Chicagoans know the immediate cause of the city’s teachers strike: Teachers are dissatisfied with their pay, class sizes and support staff. Meanwhile, taxpayers recognize that Chicago’s teacher salaries, the median of which is more than $78,000, are high compared with other big cities, and the school district is on shaky fiscal ground. So it seems a little rich for the Chicago Teachers Union to demand bigger raises than the district has already promised, along with the hiring of more teachers and staff.
Nonetheless, Mayor Lori Lightfoot and Chicago Public Schools CEO Janice Jackson have bent over backward trying to satisfy the teachers’ demands, while failing to address the fray’s root cause. The problem — one that few in the standoff seem to realize, but which is causing problems for both sides — is the structure of teacher retirement benefits. As the structure currently operates, it exacerbates the astronomical pension debt burden Chicago taxpayers face while benefiting only a small number of teachers. High costs for a few teachers constrain what the district can do to meet all teachers’ (and students’) needs.
On average, to earn a full pension, a teacher must remain in the same state or district for 25 years — a condition that less than half of teachers nationally will meet. In Illinois, where the vesting period for the pension system is 10 years of employment, only half of new teachers will ever vest in the system. And only 1 out of 5 teachers in Illinois will ever break even from their pension plan.
Everyone else either quits teaching or changes school districts before earning a full pension, often walking away with less than they contributed to the system.
This makes sense if you think about how a lot of talented educators approach the profession. There is a great deal of churn in the first five to seven years of teaching employment. Many bright, driven 20-somethings try their hand at teaching. But they are also at the beginning of their careers and likely to move to form families, pursue further education and so on. However, by moving or changing districts, they are subsidizing those who stay in the system without saving for retirement themselves. In addition, their pay is lower because a portion of it is deducted to pay for pensions that they will never receive.
The current benefit structure not only robs the majority of Chicago teachers, it squeezes taxpayers too. The pension problems in CPS cannot be overstated. To date, its pensions are only 48 percent funded and $11 billion in the red. That means employer and employee contributions aren’t saving for future retirees but going to pay off debt for those promised decades ago. Suffice it to say, it is irresponsible for Chicago to inflate already high salaries — and taxpayers know it. That’s why many of them are so rubbed the wrong way by CTU’s demands, which would push the average teacher salary to nearly $100,000 within five years (and raise the pension payout too).

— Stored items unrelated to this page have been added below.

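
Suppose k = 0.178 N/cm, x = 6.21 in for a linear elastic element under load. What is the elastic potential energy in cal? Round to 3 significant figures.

Directly: U = ½kx².
k = 0.178 N/cm = 17.80 N/m; x = 6.21 in = 0.1577 m.
U = 0.2214 J  (the unit combination reduces to kg·m²/s² = J)
0.2214 J × (1 cal / 4.184 J) = 0.05292 cal

0.0529 cal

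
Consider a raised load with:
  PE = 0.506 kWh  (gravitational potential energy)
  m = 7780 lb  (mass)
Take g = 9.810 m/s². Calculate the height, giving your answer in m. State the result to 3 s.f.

Solving PE = m·g·h for h: h = PE/(m·g).
PE = 0.506 kWh = 1.822×10^6 J; m = 7780 lb = 3529 kg; g = 9.810 m/s².
h = 52.62 m

52.6 m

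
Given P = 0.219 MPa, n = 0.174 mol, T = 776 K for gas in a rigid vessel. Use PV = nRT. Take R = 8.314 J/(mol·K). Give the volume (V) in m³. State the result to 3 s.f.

0.00513 m³

From the ideal-gas law: V = nRT/P.
P = 0.219 MPa = 2.190×10^5 Pa; n = 0.174 mol; T = 776 K; R = 8.314 J/(mol·K).
V = 0.005126 m³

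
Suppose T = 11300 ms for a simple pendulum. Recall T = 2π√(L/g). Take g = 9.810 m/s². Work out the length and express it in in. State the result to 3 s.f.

Rearranging: L = g·(T/2π)².
T = 11300 ms = 11.30 s; g = 9.810 m/s².
L = 31.73 m
31.73 m × (1 in / 0.02540 m) = 1249 in

1250 in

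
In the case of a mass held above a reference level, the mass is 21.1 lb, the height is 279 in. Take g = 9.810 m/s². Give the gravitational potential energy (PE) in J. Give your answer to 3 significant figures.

PE is given directly by: PE = mgh.
m = 21.1 lb = 9.571 kg; h = 279 in = 7.087 m; g = 9.810 m/s².
PE = 665.4 J  (the unit combination reduces to kg·m²/s² = J)

665 J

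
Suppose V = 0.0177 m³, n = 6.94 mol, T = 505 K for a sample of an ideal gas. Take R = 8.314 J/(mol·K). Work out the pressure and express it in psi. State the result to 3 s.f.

239 psi

P is given directly by: P = nRT/V.
V = 0.0177 m³; n = 6.94 mol; T = 505 K; R = 8.314 J/(mol·K).
P = 1.646×10^6 Pa  (the unit combination reduces to kg/(m·s²) = Pa)
1.646×10^6 Pa × (1 psi / 6895 Pa) = 238.8 psi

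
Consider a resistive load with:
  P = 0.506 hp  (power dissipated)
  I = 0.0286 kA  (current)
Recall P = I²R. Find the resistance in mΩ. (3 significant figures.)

461 mΩ

Rearranging P = I²R for R: R = P/I².
P = 0.506 hp = 377.3 W; I = 0.0286 kA = 28.60 A.
R = 0.4613 Ω
0.4613 Ω × (1 mΩ / 0.001000 Ω) = 461.3 mΩ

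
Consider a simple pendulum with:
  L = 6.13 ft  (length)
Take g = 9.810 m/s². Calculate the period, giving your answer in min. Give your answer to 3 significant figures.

T is given directly by: T = 2π√(L/g).
L = 6.13 ft = 1.868 m; g = 9.810 m/s².
T = 2.742 s
2.742 s × (1 min / 60.00 s) = 0.04570 min

0.0457 min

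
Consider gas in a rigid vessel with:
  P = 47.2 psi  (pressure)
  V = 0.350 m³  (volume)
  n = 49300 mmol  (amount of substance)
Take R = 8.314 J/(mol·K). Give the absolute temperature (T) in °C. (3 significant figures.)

4.74 °C

Rearranging: T = PV/(nR).
P = 47.2 psi = 3.254×10^5 Pa; V = 0.350 m³; n = 49300 mmol = 49.30 mol; R = 8.314 J/(mol·K).
T = 277.9 K
277.9 K − 273.15 = 4.739 °C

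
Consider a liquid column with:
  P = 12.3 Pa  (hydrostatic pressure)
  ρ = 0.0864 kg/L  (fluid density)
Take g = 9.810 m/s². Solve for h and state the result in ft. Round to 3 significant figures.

Rearranging P = ρ·g·h for h: h = P/(ρ·g).
P = 12.3 Pa; ρ = 0.0864 kg/L = 86.40 kg/m³; g = 9.810 m/s².
h = 0.01451 m
0.01451 m × (1 ft / 0.3048 m) = 0.04761 ft

0.0476 ft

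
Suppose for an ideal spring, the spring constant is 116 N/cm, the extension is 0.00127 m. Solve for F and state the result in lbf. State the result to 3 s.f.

3.31 lbf

From Hooke's law: F = kx.
k = 116 N/cm = 11600 N/m; x = 0.00127 m.
F = 14.73 N
14.73 N × (1 lbf / 4.448 N) = 3.312 lbf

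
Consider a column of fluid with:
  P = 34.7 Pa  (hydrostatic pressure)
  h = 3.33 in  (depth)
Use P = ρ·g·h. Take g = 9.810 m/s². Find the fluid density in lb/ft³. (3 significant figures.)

Solving P = ρ·g·h for ρ: ρ = P/(g·h).
P = 34.7 Pa; h = 3.33 in = 0.08458 m; g = 9.810 m/s².
ρ = 41.82 kg/m³
41.82 kg/m³ × (1 lb/ft³ / 16.02 kg/m³) = 2.611 lb/ft³

2.61 lb/ft³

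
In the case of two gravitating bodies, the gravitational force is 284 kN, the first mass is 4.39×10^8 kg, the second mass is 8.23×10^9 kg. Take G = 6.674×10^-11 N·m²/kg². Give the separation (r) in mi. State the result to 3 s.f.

Solving F = G·m₁·m₂/r² for r: r = √(G·m₁m₂/F).
F = 284 kN = 2.840×10^5 N; m₁ = 4.39×10^8 kg; m₂ = 8.23×10^9 kg; G = 6.674×10^-11 N·m²/kg².
r = 29.14 m
29.14 m × (1 mi / 1609 m) = 0.01811 mi

0.0181 mi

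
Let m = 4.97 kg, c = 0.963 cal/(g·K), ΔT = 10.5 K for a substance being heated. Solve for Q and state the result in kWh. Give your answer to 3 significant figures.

0.0584 kWh

Directly: Q = mcΔT.
m = 4.97 kg; c = 0.963 cal/(g·K) = 4029 J/(kg·K); ΔT = 10.5 K.
Q = 2.103×10^5 J
2.103×10^5 J × (1 kWh / 3.600×10^6 J) = 0.05841 kWh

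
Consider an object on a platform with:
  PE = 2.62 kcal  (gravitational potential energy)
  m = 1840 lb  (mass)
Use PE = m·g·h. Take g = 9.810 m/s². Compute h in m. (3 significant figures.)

Rearranging PE = m·g·h for h: h = PE/(m·g).
PE = 2.62 kcal = 10962 J; m = 1840 lb = 834.6 kg; g = 9.810 m/s².
h = 1.339 m

1.34 m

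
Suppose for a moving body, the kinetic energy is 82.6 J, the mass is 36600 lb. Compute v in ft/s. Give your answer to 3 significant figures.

Solving KE = ½mv² for v: v = √(2·KE/m).
KE = 82.6 J; m = 36600 lb = 16601 kg.
v = 0.09975 m/s
0.09975 m/s × (1 ft/s / 0.3048 m/s) = 0.3273 ft/s

0.327 ft/s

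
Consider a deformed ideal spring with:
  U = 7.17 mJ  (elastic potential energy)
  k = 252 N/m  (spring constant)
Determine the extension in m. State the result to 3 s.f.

0.00754 m

Rearranging U = ½k·x² for x: x = √(2U/k).
U = 7.17 mJ = 0.007170 J; k = 252 N/m.
x = 0.007544 m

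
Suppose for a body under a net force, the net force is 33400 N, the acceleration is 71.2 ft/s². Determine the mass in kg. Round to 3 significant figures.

1540 kg

From Newton's second law: m = F/a.
F = 33400 N; a = 71.2 ft/s² = 21.70 m/s².
m = 1539 kg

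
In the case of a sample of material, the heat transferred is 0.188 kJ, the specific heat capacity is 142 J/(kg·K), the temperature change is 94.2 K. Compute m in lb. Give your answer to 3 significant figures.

0.0310 lb

Rearranging: m = Q/(c·ΔT).
Q = 0.188 kJ = 188.0 J; c = 142 J/(kg·K); ΔT = 94.2 K.
m = 0.01405 kg
0.01405 kg × (1 lb / 0.4536 kg) = 0.03099 lb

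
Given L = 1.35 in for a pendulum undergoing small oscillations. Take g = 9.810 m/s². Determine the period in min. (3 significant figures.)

T is given directly by: T = 2π√(L/g).
L = 1.35 in = 0.03429 m; g = 9.810 m/s².
T = 0.3715 s
0.3715 s × (1 min / 60.00 s) = 0.006191 min

0.00619 min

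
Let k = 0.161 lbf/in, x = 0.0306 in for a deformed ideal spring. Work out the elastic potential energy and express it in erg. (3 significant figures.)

U is given directly by: U = ½kx².
k = 0.161 lbf/in = 28.20 N/m; x = 0.0306 in = 7.772×10^-4 m.
U = 8.516×10^-6 J
8.516×10^-6 J × (1 erg / 1.000×10^-7 J) = 85.16 erg

85.2 erg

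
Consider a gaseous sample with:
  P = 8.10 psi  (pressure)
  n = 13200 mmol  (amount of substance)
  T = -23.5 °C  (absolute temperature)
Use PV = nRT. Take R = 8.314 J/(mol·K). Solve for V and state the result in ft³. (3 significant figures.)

From the ideal-gas law: V = nRT/P.
P = 8.10 psi = 55848 Pa; n = 13200 mmol = 13.20 mol; T = -23.5 °C = 249.6 K; R = 8.314 J/(mol·K).
V = 0.4906 m³
0.4906 m³ × (1 ft³ / 0.02832 m³) = 17.32 ft³

17.3 ft³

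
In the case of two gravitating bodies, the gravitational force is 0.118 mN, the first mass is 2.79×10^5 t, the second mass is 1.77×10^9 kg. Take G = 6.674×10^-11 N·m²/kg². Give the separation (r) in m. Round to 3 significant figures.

5.28×10^5 m

Rearranging F = G·m₁·m₂/r² for r: r = √(G·m₁m₂/F).
F = 0.118 mN = 1.180×10^-4 N; m₁ = 2.79×10^5 t = 2.790×10^8 kg; m₂ = 1.77×10^9 kg; G = 6.674×10^-11 N·m²/kg².
r = 5.285×10^5 m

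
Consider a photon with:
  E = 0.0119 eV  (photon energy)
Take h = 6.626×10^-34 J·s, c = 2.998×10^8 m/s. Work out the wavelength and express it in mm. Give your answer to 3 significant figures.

Solving E = h·c/λ for λ: λ = hc/E.
E = 0.0119 eV = 1.907×10^-21 J; h = 6.626×10^-34 J·s; c = 2.998×10^8 m/s.
λ = 1.042×10^-4 m
1.042×10^-4 m × (1 mm / 0.001000 m) = 0.1042 mm

0.104 mm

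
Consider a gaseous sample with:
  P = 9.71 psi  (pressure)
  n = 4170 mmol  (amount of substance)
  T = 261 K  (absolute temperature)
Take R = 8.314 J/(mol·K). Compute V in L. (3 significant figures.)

135 L

From the ideal-gas law: V = nRT/P.
P = 9.71 psi = 66948 Pa; n = 4170 mmol = 4.170 mol; T = 261 K; R = 8.314 J/(mol·K).
V = 0.1352 m³
0.1352 m³ × (1 L / 0.001000 m³) = 135.2 L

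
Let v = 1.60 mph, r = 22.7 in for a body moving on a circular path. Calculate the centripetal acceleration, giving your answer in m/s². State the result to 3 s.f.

0.887 m/s²

Directly: a = v²/r.
v = 1.60 mph = 0.7153 m/s; r = 22.7 in = 0.5766 m.
a = 0.8873 m/s²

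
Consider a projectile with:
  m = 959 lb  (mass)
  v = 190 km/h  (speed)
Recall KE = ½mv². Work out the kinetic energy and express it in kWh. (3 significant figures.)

Directly: KE = ½mv².
m = 959 lb = 435.0 kg; v = 190 km/h = 52.78 m/s.
KE = 6.058×10^5 J
6.058×10^5 J × (1 kWh / 3.600×10^6 J) = 0.1683 kWh

0.168 kWh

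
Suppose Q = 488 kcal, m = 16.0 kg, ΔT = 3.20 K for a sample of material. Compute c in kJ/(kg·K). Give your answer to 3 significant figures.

Rearranging: c = Q/(m·ΔT).
Q = 488 kcal = 2.042×10^6 J; m = 16.0 kg; ΔT = 3.20 K.
c = 39879 J/(kg·K)
39879 J/(kg·K) × (1 kJ/(kg·K) / 1000 J/(kg·K)) = 39.88 kJ/(kg·K)

39.9 kJ/(kg·K)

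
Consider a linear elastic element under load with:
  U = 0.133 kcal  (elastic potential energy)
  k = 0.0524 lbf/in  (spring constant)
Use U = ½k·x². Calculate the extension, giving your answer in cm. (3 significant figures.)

Rearranging: x = √(2U/k).
U = 0.133 kcal = 556.5 J; k = 0.0524 lbf/in = 9.177 N/m.
x = 11.01 m
11.01 m × (1 cm / 0.01000 m) = 1101 cm

1100 cm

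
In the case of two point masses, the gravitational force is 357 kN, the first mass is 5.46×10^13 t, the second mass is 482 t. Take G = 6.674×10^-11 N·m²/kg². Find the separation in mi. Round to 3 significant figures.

Rearranging F = G·m₁·m₂/r² for r: r = √(G·m₁m₂/F).
F = 357 kN = 3.570×10^5 N; m₁ = 5.46×10^13 t = 5.460×10^16 kg; m₂ = 482 t = 4.820×10^5 kg; G = 6.674×10^-11 N·m²/kg².
r = 2218 m
2218 m × (1 mi / 1609 m) = 1.378 mi

1.38 mi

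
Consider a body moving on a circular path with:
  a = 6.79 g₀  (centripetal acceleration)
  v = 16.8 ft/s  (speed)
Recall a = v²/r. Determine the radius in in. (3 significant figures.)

Rearranging a = v²/r for r: r = v²/a.
a = 6.79 g₀ = 66.59 m/s²; v = 16.8 ft/s = 5.121 m/s.
r = 0.3938 m
0.3938 m × (1 in / 0.02540 m) = 15.50 in

15.5 in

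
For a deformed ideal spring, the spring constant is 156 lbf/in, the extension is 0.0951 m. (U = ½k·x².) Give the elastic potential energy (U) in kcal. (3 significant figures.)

0.0295 kcal

Directly: U = ½kx².
k = 156 lbf/in = 27320 N/m; x = 0.0951 m.
U = 123.5 J  (the unit combination reduces to kg·m²/s² = J)
123.5 J × (1 kcal / 4184 J) = 0.02953 kcal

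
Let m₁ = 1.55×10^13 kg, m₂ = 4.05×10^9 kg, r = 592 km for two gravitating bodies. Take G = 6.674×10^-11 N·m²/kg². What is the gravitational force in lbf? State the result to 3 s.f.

2.69 lbf

Directly: F = Gm₁m₂/r².
m₁ = 1.55×10^13 kg; m₂ = 4.05×10^9 kg; r = 592 km = 5.920×10^5 m; G = 6.674×10^-11 N·m²/kg².
F = 11.95 N  (the unit combination reduces to kg·m/s² = N)
11.95 N × (1 lbf / 4.448 N) = 2.687 lbf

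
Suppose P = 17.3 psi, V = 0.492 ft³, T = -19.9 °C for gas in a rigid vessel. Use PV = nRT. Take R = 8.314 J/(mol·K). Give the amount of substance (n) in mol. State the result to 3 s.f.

Rearranging PV = nRT for n: n = PV/(RT).
P = 17.3 psi = 1.193×10^5 Pa; V = 0.492 ft³ = 0.01393 m³; T = -19.9 °C = 253.2 K; R = 8.314 J/(mol·K).
n = 0.7893 mol

0.789 mol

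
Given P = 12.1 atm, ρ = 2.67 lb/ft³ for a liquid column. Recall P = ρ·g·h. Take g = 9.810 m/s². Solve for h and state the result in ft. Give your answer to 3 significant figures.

Solving P = ρ·g·h for h: h = P/(ρ·g).
P = 12.1 atm = 1.226×10^6 Pa; ρ = 2.67 lb/ft³ = 42.77 kg/m³; g = 9.810 m/s².
h = 2922 m
2922 m × (1 ft / 0.3048 m) = 9587 ft

9590 ft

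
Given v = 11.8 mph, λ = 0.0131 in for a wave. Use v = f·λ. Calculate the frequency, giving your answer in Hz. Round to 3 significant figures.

15900 Hz

Rearranging: f = v/λ.
v = 11.8 mph = 5.275 m/s; λ = 0.0131 in = 3.327×10^-4 m.
f = 15853 Hz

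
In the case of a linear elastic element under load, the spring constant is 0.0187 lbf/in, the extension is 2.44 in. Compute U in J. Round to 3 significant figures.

U is given directly by: U = ½kx².
k = 0.0187 lbf/in = 3.275 N/m; x = 2.44 in = 0.06198 m.
U = 0.006289 J

0.00629 J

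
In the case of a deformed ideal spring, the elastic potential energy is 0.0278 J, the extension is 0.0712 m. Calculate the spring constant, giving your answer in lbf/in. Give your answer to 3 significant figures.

0.0626 lbf/in

Rearranging U = ½k·x² for k: k = 2U/x².
U = 0.0278 J; x = 0.0712 m.
k = 10.97 N/m
10.97 N/m × (1 lbf/in / 175.1 N/m) = 0.06263 lbf/in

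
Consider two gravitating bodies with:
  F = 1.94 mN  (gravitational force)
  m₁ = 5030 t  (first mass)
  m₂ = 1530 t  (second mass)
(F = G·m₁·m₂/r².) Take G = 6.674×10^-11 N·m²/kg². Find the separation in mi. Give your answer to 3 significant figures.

Solving F = G·m₁·m₂/r² for r: r = √(G·m₁m₂/F).
F = 1.94 mN = 0.001940 N; m₁ = 5030 t = 5.030×10^6 kg; m₂ = 1530 t = 1.530×10^6 kg; G = 6.674×10^-11 N·m²/kg².
r = 514.5 m
514.5 m × (1 mi / 1609 m) = 0.3197 mi

0.320 mi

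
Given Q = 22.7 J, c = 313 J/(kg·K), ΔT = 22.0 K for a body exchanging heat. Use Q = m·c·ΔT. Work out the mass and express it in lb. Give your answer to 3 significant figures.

0.00727 lb

Rearranging Q = m·c·ΔT for m: m = Q/(c·ΔT).
Q = 22.7 J; c = 313 J/(kg·K); ΔT = 22.0 K.
m = 0.003297 kg
0.003297 kg × (1 lb / 0.4536 kg) = 0.007268 lb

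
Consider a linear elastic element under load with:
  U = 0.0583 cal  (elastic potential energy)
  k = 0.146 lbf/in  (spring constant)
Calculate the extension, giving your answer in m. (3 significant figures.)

0.138 m

Rearranging U = ½k·x² for x: x = √(2U/k).
U = 0.0583 cal = 0.2439 J; k = 0.146 lbf/in = 25.57 N/m.
x = 0.1381 m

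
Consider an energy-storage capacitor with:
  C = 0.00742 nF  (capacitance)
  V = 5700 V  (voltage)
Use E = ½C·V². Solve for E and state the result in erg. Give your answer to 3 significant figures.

E is given directly by: E = ½CV².
C = 0.00742 nF = 7.420×10^-12 F; V = 5700 V.
E = 1.205×10^-4 J
1.205×10^-4 J × (1 erg / 1.000×10^-7 J) = 1205 erg

1210 erg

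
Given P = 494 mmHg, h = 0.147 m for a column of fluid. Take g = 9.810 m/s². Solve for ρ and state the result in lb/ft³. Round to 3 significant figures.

2850 lb/ft³

Rearranging: ρ = P/(g·h).
P = 494 mmHg = 65861 Pa; h = 0.147 m; g = 9.810 m/s².
ρ = 45671 kg/m³
45671 kg/m³ × (1 lb/ft³ / 16.02 kg/m³) = 2851 lb/ft³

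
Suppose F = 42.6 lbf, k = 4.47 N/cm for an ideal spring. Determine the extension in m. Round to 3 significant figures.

From Hooke's law: x = F/k.
F = 42.6 lbf = 189.5 N; k = 4.47 N/cm = 447.0 N/m.
x = 0.4239 m

0.424 m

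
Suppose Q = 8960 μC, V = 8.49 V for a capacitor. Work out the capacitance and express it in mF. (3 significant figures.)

1.06 mF

C is given directly by: C = Q/V.
Q = 8960 μC = 0.008960 C; V = 8.49 V.
C = 0.001055 F
0.001055 F × (1 mF / 0.001000 F) = 1.055 mF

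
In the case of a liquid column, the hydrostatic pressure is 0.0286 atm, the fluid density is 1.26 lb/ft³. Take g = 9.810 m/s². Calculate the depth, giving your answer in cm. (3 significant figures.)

1460 cm

Rearranging: h = P/(ρ·g).
P = 0.0286 atm = 2898 Pa; ρ = 1.26 lb/ft³ = 20.18 kg/m³; g = 9.810 m/s².
h = 14.64 m
14.64 m × (1 cm / 0.01000 m) = 1464 cm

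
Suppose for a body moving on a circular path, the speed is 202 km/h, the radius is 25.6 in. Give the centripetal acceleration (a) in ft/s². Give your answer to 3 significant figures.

15900 ft/s²

a is given directly by: a = v²/r.
v = 202 km/h = 56.11 m/s; r = 25.6 in = 0.6502 m.
a = 4842 m/s²
4842 m/s² × (1 ft/s² / 0.3048 m/s²) = 15886 ft/s²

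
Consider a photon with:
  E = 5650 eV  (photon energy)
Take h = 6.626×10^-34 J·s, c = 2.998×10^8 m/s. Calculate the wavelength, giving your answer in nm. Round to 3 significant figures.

0.219 nm

Rearranging: λ = hc/E.
E = 5650 eV = 9.052×10^-16 J; h = 6.626×10^-34 J·s; c = 2.998×10^8 m/s.
λ = 2.194×10^-10 m
2.194×10^-10 m × (1 nm / 1.000×10^-9 m) = 0.2194 nm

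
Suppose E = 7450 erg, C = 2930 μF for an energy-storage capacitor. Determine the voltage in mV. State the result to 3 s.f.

Rearranging E = ½C·V² for V: V = √(2E/C).
E = 7450 erg = 7.450×10^-4 J; C = 2930 μF = 0.002930 F.
V = 0.7131 V  (the unit combination reduces to kg·m²/(A·s³) = V)
0.7131 V × (1 mV / 0.001000 V) = 713.1 mV

713 mV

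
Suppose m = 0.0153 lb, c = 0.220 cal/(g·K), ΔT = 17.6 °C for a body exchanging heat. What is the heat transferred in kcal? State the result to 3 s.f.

0.0269 kcal

Directly: Q = mcΔT.
m = 0.0153 lb = 0.006940 kg; c = 0.220 cal/(g·K) = 920.5 J/(kg·K); ΔT = 17.6 °C = 17.60 K.
Q = 112.4 J  (the unit combination reduces to kg·m²/s² = J)
112.4 J × (1 kcal / 4184 J) = 0.02687 kcal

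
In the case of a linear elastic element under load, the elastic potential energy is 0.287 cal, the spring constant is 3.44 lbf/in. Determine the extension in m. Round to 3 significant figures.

0.0631 m

Rearranging U = ½k·x² for x: x = √(2U/k).
U = 0.287 cal = 1.201 J; k = 3.44 lbf/in = 602.4 N/m.
x = 0.06314 m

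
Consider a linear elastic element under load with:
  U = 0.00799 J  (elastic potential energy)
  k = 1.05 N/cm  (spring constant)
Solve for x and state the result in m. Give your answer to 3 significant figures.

Rearranging U = ½k·x² for x: x = √(2U/k).
U = 0.00799 J; k = 1.05 N/cm = 105.0 N/m.
x = 0.01234 m

0.0123 m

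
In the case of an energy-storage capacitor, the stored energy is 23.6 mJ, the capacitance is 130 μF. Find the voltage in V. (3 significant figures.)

Rearranging: V = √(2E/C).
E = 23.6 mJ = 0.02360 J; C = 130 μF = 1.300×10^-4 F.
V = 19.05 V  (the unit combination reduces to kg·m²/(A·s³) = V)

19.1 V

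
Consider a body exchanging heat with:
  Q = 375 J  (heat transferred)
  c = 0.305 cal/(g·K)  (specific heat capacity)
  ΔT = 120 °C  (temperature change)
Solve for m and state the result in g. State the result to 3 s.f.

2.45 g

Solving Q = m·c·ΔT for m: m = Q/(c·ΔT).
Q = 375 J; c = 0.305 cal/(g·K) = 1276 J/(kg·K); ΔT = 120 °C = 120.0 K.
m = 0.002449 kg
0.002449 kg × (1 g / 0.001000 kg) = 2.449 g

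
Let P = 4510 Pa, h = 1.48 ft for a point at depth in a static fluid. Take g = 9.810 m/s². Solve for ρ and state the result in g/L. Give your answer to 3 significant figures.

Rearranging: ρ = P/(g·h).
P = 4510 Pa; h = 1.48 ft = 0.4511 m; g = 9.810 m/s².
ρ = 1019 kg/m³
Since 1 g/L = 1 kg/m³, 1019 g/L.

1020 g/L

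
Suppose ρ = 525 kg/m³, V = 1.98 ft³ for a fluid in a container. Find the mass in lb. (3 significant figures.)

64.9 lb

Solving ρ = m/V for m: m = ρV.
ρ = 525 kg/m³; V = 1.98 ft³ = 0.05607 m³.
m = 29.44 kg
29.44 kg × (1 lb / 0.4536 kg) = 64.89 lb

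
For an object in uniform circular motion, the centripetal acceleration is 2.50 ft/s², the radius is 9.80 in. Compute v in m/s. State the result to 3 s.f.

Rearranging: v = √(a·r).
a = 2.50 ft/s² = 0.7620 m/s²; r = 9.80 in = 0.2489 m.
v = 0.4355 m/s

0.436 m/s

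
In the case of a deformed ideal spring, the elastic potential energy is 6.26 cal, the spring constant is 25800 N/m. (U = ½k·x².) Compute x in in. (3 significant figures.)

1.77 in

Rearranging: x = √(2U/k).
U = 6.26 cal = 26.19 J; k = 25800 N/m.
x = 0.04506 m
0.04506 m × (1 in / 0.02540 m) = 1.774 in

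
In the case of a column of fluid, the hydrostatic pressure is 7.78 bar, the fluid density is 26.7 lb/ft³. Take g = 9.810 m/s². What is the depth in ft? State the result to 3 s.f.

608 ft

Rearranging: h = P/(ρ·g).
P = 7.78 bar = 7.780×10^5 Pa; ρ = 26.7 lb/ft³ = 427.7 kg/m³; g = 9.810 m/s².
h = 185.4 m
185.4 m × (1 ft / 0.3048 m) = 608.4 ft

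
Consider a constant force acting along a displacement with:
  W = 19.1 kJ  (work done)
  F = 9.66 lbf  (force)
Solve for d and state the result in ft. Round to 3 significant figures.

Solving W = F·d for d: d = W/F.
W = 19.1 kJ = 19100 J; F = 9.66 lbf = 42.97 N.
d = 444.5 m
444.5 m × (1 ft / 0.3048 m) = 1458 ft

1460 ft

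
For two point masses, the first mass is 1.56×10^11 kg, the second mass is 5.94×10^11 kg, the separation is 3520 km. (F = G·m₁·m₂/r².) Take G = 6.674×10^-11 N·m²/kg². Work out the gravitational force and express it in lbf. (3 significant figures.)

From Newton's law of gravitation: F = Gm₁m₂/r².
m₁ = 1.56×10^11 kg; m₂ = 5.94×10^11 kg; r = 3520 km = 3.520×10^6 m; G = 6.674×10^-11 N·m²/kg².
F = 0.4991 N  (the unit combination reduces to kg·m/s² = N)
0.4991 N × (1 lbf / 4.448 N) = 0.1122 lbf

0.112 lbf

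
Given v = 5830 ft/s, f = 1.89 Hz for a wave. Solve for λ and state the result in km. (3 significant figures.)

Rearranging v = f·λ for λ: λ = v/f.
v = 5830 ft/s = 1777 m/s; f = 1.89 Hz.
λ = 940.2 m
940.2 m × (1 km / 1000 m) = 0.9402 km

0.940 km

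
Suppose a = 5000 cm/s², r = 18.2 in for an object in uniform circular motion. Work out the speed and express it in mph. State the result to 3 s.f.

Solving a = v²/r for v: v = √(a·r).
a = 5000 cm/s² = 50.00 m/s²; r = 18.2 in = 0.4623 m.
v = 4.808 m/s
4.808 m/s × (1 mph / 0.4470 m/s) = 10.75 mph

10.8 mph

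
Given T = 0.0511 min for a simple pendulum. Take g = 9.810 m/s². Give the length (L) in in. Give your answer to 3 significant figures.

92.0 in

Rearranging T = 2π√(L/g) for L: L = g·(T/2π)².
T = 0.0511 min = 3.066 s; g = 9.810 m/s².
L = 2.336 m
2.336 m × (1 in / 0.02540 m) = 91.96 in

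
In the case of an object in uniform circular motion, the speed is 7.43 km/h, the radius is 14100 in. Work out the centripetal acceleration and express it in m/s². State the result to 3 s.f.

0.0119 m/s²

a is given directly by: a = v²/r.
v = 7.43 km/h = 2.064 m/s; r = 14100 in = 358.1 m.
a = 0.01189 m/s²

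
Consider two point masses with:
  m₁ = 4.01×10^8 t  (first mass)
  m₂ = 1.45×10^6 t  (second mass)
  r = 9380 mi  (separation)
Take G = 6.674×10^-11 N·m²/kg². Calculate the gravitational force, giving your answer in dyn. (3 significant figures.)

17.0 dyn

Directly: F = Gm₁m₂/r².
m₁ = 4.01×10^8 t = 4.010×10^11 kg; m₂ = 1.45×10^6 t = 1.450×10^9 kg; r = 9380 mi = 1.510×10^7 m; G = 6.674×10^-11 N·m²/kg².
F = 1.703×10^-4 N
1.703×10^-4 N × (1 dyn / 1.000×10^-5 N) = 17.03 dyn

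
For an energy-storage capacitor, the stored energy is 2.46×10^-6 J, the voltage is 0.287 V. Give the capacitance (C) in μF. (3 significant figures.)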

As Chicago digs itself deeper into a hole, with “no long-term financial plan” to address these challenges (as the Chicago Civic Federation points out), it’s clear that something needs to change, not just superficially but structurally. A makeover to the teacher pension system would allow teachers to increase their take-home pay, relieve the pension burden on taxpayers and maybe even leave some extra cash to fund the workplace-quality improvements CTU is requesting. Sound too good to be true? Consider the idea of a portable contribution system. Such a plan would not only prevent the city from making promises it can’t deliver, but would also translate into an effective raise for the 4 out of 5 Illinois teachers who never profit from their current defined-benefit plan. Karl Marx’s famous line that history repeats itself “first as tragedy, then as farce” applies well to this scenario. The tragedy occurred when the city and the school district promised more money in retirement benefits than they could afford to provide. The farce is occurring now, with Lightfoot and Jackson offering overly generous pay increases to paper over a root problem they refuse to acknowledge. Perhaps the next scene in the melodrama could feature a marriage between the unlikeliest of couples — taxpayers and teachers — brought about by a fundamental restructuring of the pension system that benefits the majority.